Obama's Spending a Shaky Foundation for Consumer Confidence

Soon enough the bad news on the economy won't be Bush's fault.


By Peter Roff, Thomas Jefferson Street blog

On Monday the White House revised the upcoming year's deficit projections upward to nearly $2 trillion, a single year record. Budget Director Peter Orszag blamed the gap in expenditures over receipts on the economic crisis Barack Obama inherited upon taking office.

Strictly speaking, this is an inaccurate assessment in that it fails to acknowledge the record amount of spending Obama and the Democrats in Congress have proposed, promoted, and authorized in an effort to stimulate the economy. To them, as it is for many of Obama's supporters around the country, the bad news is still all Bush's fault.

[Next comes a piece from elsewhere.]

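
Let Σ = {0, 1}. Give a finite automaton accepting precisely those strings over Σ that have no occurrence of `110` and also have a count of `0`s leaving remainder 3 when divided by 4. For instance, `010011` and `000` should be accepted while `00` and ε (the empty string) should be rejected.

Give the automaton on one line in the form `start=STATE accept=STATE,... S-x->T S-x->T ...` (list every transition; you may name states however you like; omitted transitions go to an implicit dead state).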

The electorate may be feeling better about the economy. Data collected by the Gallup Organization in the week before the new deficit numbers were announced show "another surge in consumers' overall economic mood" alongside increased consumer spending and more positive views about the job market.

The Gallup Consumer Mood Index is based on Americans' answers to two questions regarding current U.S. economic conditions and the direction of the economy. It surged to -50 last week, the polling firm said Tuesday, reaching "a new high for the year, almost matching the Index's best weekly level since its inception in January 2008, and totally erasing the brief pullback in mood at the end of last month." Gallup cautioned, however, that the Index "indicates that consumers as a whole remain negative about the U.S. economy and its future direction" despite the improvements since early March.

Consumers' negativity has diminished significantly on both dimensions compared with early March, Gallup said, but this has been most pronounced with respect to the economy's direction. One might expect that the bad deficit numbers may lead to a new surge of increased negativity and dampen the enthusiasm that all but the most hardcore supporters of the current administration and its policies might be starting to feel. "Perceptions of current economic conditions remain much more negative than positive," Gallup says, with only 12 percent calling them excellent or good versus 46 percent giving them a poor rating. Which means the positive news rests on a very shaky foundation.